Birey olana kadar hayatımı dışardan gelen ve kendime uyguladığım oto sansürlerle yaşadım. ‘Birey olana kadar’ diyorum ki sanırım bu, üniversite okuduğum yıllarda başlayan ve Berlin’e yerleşene kadar devam eden bir süre… Ama hala sansürleme ihtiyacı duyduğum şeyler oluyor. Bunları karşıdakini korumak, onu da rencide etmek istememek adına yapıyorum. Bazen alışkanlıktan. İyi bir şey mi bilmiyorum…
Sonuçta sansür genlerimde. Birey olamamak, toplumsal baskı, aile baskısı, sansürlü TVlerle büyümek, annenle yemek yemeye bile çıkarken iki kadının üzerinde hissettiği sorumlulukların baskısı… Sansür, aileden gelmese toplumdan, toplumdan gelmese devletten gelip sizi yakalıyor. Sansür birey olma macerasında hepimizin çarptığı bir duvar, bunu nasıl geçebiliriz, kiminin yolu daha düz, kimininki daha kavisli…
Berlin’de yaşamak daha az sansürlenmek anlamına geliyor mu? Yoksa her yerin sansürü ayrı mı?

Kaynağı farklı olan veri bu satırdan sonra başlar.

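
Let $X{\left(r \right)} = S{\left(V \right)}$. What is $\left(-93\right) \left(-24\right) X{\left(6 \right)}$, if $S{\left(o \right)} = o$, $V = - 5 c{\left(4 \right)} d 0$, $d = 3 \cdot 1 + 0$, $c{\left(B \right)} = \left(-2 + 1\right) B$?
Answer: $0$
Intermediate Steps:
$c{\left(B \right)} = - B$
$d = 3$ ($d = 3 + 0 = 3$)
$V = 0$ ($V = - 5 \left(\left(-1\right) 4\right) 3 \cdot 0 = \left(-5\right) \left(-4\right) 0 = 20 \cdot 0 = 0$)
$X{\left(r \right)} = 0$
$\left(-93\right) \left(-24\right) X{\left(6 \right)} = \left(-93\right) \left(-24\right) 0 = 2232 \cdot 0 = 0$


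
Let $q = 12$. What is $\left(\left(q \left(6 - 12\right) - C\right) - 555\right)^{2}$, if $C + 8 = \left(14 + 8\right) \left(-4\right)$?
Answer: $281961$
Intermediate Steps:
$C = -96$ ($C = -8 + \left(14 + 8\right) \left(-4\right) = -8 + 22 \left(-4\right) = -8 - 88 = -96$)
$\left(\left(q \left(6 - 12\right) - C\right) - 555\right)^{2} = \left(\left(12 \left(6 - 12\right) - -96\right) - 555\right)^{2} = \left(\left(12 \left(-6\right) + 96\right) - 555\right)^{2} = \left(\left(-72 + 96\right) - 555\right)^{2} = \left(24 - 555\right)^{2} = \left(-531\right)^{2} = 281961$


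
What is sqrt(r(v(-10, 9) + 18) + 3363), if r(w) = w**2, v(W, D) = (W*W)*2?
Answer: sqrt(50887) ≈ 225.58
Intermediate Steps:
v(W, D) = 2*W**2 (v(W, D) = W**2*2 = 2*W**2)
sqrt(r(v(-10, 9) + 18) + 3363) = sqrt((2*(-10)**2 + 18)**2 + 3363) = sqrt((2*100 + 18)**2 + 3363) = sqrt((200 + 18)**2 + 3363) = sqrt(218**2 + 3363) = sqrt(47524 + 3363) = sqrt(50887)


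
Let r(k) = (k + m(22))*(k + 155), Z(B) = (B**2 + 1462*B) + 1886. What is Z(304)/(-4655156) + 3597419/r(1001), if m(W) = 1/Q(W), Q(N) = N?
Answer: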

Bireysel özgürlükler deyince, bu şehirde sansürsüz hayat çok mümkün, hatta o yüzden bütün ötekilerin de gelip yaşamak istediği yer burası. Berlin’de daha çok dile dikkat etmek lazım. Asla söylenmemesi gereken söylemler var mesela, şaka da olsa üzerine konuşamazsın. Ve şu an güncel politik konular -güncel politik konular derken şu an ben de kendimi sansürledim mesela- sansürsüz haliyle ‘soykırım’ nedeniyle birçok sanatçı kendini sansürlemek zorunda kalıyor. Aksi halde devletten fon alma, destek görme gibi durumlar tehlikeye girebiliyor. Sansür, farklı şekillerde her yerde var maalesef.

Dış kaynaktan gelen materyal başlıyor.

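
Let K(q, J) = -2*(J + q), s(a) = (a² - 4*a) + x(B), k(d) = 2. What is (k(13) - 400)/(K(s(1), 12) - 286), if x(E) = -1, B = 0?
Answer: 199/151 ≈ 1.3179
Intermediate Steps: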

Yarattıkların dolayısıyla eserlerinle ilgili her konuşma bir terapi sohbetine dönüşüyor. İşlerine dönersek geçtiğimiz günlerde Japonya’da da bir sergiye katıldın. Şimdi Avusturya’daki bu sergin var. Bir sonraki adım belli mi?

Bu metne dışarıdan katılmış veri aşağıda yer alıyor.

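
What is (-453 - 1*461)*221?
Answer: -201994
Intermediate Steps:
(-453 - 1*461)*221 = (-453 - 461)*221 = -914*221 = -201994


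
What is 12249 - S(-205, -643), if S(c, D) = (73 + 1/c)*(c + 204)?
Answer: 2526009/205 ≈ 12322.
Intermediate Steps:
S(c, D) = (73 + 1/c)*(204 + c)
12249 - S(-205, -643) = 12249 - (14893 + 73*(-205) + 204/(-205)) = 12249 - (14893 - 14965 + 204*(-1/205)) = 12249 - (14893 - 14965 - 204/205) = 12249 - 1*(-14964/205) = 12249 + 14964/205 = 2526009/205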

Geçtiğimiz aralık ayında, Japonya’da kamusal alanda bir sergim oldu. Daha önce sergilemiş olduğum ‘It’s not you/ It’s me’ işinin de ayrıca Japonca versiyonunu sergiledik. Bu benim icin çok özeldi.
2024 ve 2025’te de yine Kobe’deki aynı park için geçici kamusal heykeller yapacağım. İşbirliğimiz üç yıl sürmüş olacak.
Bundeskunsthalle Bonn’da mayıs-ekim aylarında iki ayrı sergide işlerim sergilenecek. Bundeskunstalle Almanya’da çok değerli bir çağdas sanat müzesi. O yüzden çok mutlu ve heyecanlıyım.
Ayrıca yine Köln’de bir müzede public bir sergim olacak bu yaz.
Ve Shanghai… Henüz ne yazık ki ne olduğunu söyleyemiyorum ama Eylül 2024’te paylaşacağım.
Yeni eserlerine diğer dünya vatandaşları gibi dahil olmak istiyoruz. ‘I WAS IAM’i Türkiye’de görebilecek miyiz?
Havuz enstelasyonu Linz’de, müzede kalıyor. Ama ödünç alınıp başka yerlerde de sergilenebilir tabii ki. Özellikle o işin, başka ülkelerde, hatta Türkiyede’de bir müzede gösterilmesini çok isterim. Ayrıca tüm sergi taşınabilir, neden olmasın?